M5 - Cognitive Psychology

Cards (20)

  • A hypothetical entity that is presumed to stand for perception, thought, memory, or the like during cognitive operations.
    Mental representation
  • The method of studying psychological processes is based on systematic self-observation of thoughts, perceptions, feelings, and bodily sensations.
    Introspection
  • An observation of one's mental state. Asking people to describe their own knowledge representations and knowledge representation processes.
    Introspection
  • The knowledge is derived from reason and logic. Reliance on reason as the basis for the establishment of religious truth.
    Rationalist Approach
  • A theory that reason is in itself a source of knowledge superior to and independent of sense of perceptions.
    Rationalist Approach
  • This refers to the technical problem of encoding human knowledge and reasoning (automated reasoning) into a symbolic language that enables it to be processed by information systems.
    Knowledge Representation
  • This refers to facts that can be stated, such as the date of your birth, the name of your BFF, etc.
    Declarative
  • This refers to knowledge of procedures that can be implemented.
    Procedural
  • Researchers indirectly study knowledge representation because they cannot look. They observe how people handle various cognitive tasks that require the manipulation of mentally represented knowledge.
    Standard Laboratory Experiments
  • Researchers typically use one of two methods:
    (1) they observe how the normal brain responds to various cognitive tasks involving knowledge representation, or
    (2) they observe the links between various deficits in knowledge representation and associated pathologies in the brain.
    Neuropsychological Studies
  • is the mental representation of things that are not currently seen or sensed by the sense organs.
    Imagery
  • This states that:“Human cognition is unique in that it has become specialized for dealing simultaneously with language and with nonverbal objects and events. Moreover, the language system is peculiar in that it deals directly with linguistic input and output (in the form of speech or writing) while at the same time serving a symbolic function with respect to nonverbal objects, events, and behaviors. Any representational theory must accommodate this dual functionality.”
    Dual-Code Theory
  • Resemble the objects they are representing. For example, trees and rivers.
    Analog codes
  • is a form of knowledge representation that has been chosen arbitrarily to stand for something that does not perceptually resemble what is being represented.
    Symbolic code
  • This suggests that we do not store mental representations in the form of images or mere words. We may experience our mental representations as images, but these images are epiphenomena—secondary and derivative phenomena that occur as a result of other more basic cognitive processes.
    Propositional Theory
  • Imagery is functionally equivalent to perception to the extent that similar mechanisms in the visual system are activated when objects or events are imagined as when the same objects or events are actually perceived.
    Perceptual equivalence principle
  • Mental imagery is instrumental in retrieving information about the physical properties of objects, or about physical relationships among objects, that were not explicitly encoded at any previous time.

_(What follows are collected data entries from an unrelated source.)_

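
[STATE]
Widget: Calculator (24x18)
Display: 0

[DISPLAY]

                       0
┌───┬───┬───┬───┐       
│ 7 │ 8 │ 9 │ ÷ │       
├───┼───┼───┼───┤       
│ 4 │ 5 │ 6 │ × │       
├───┼───┼───┼───┤       
│ 1 │ 2 │ 3 │ - │       
├───┼───┼───┼───┤       
│ 0 │ . │ = │ + │       
├───┼───┼───┼───┤       
│ C │ MC│ MR│ M+│       
└───┴───┴───┴───┘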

Mental imagery is instrumental in retrieving information about the physical properties of objects, or about physical relationships among objects. This implies that images are places from which some information can be obtained even if it was stored unintentionally (implicit encoding)
    Implicit encoding principle
  • Imagined transformations and physical transformations exhibit corresponding dynamics and are governed by the same laws of motion.
    Transformational equivalence
  • The spatial arrangement of the elements of a mental image corresponds to the way objects or their parts are arranged on actual physical surfaces or in an actual physical space. Thus, this principle refers to how a person treats space in mental images.
    Spatial equivalence
  • The structure of mental images corresponds to that of actual perceived objects, in the sense that the structure is coherent, well organized, and can be reorganized and reinterpreted.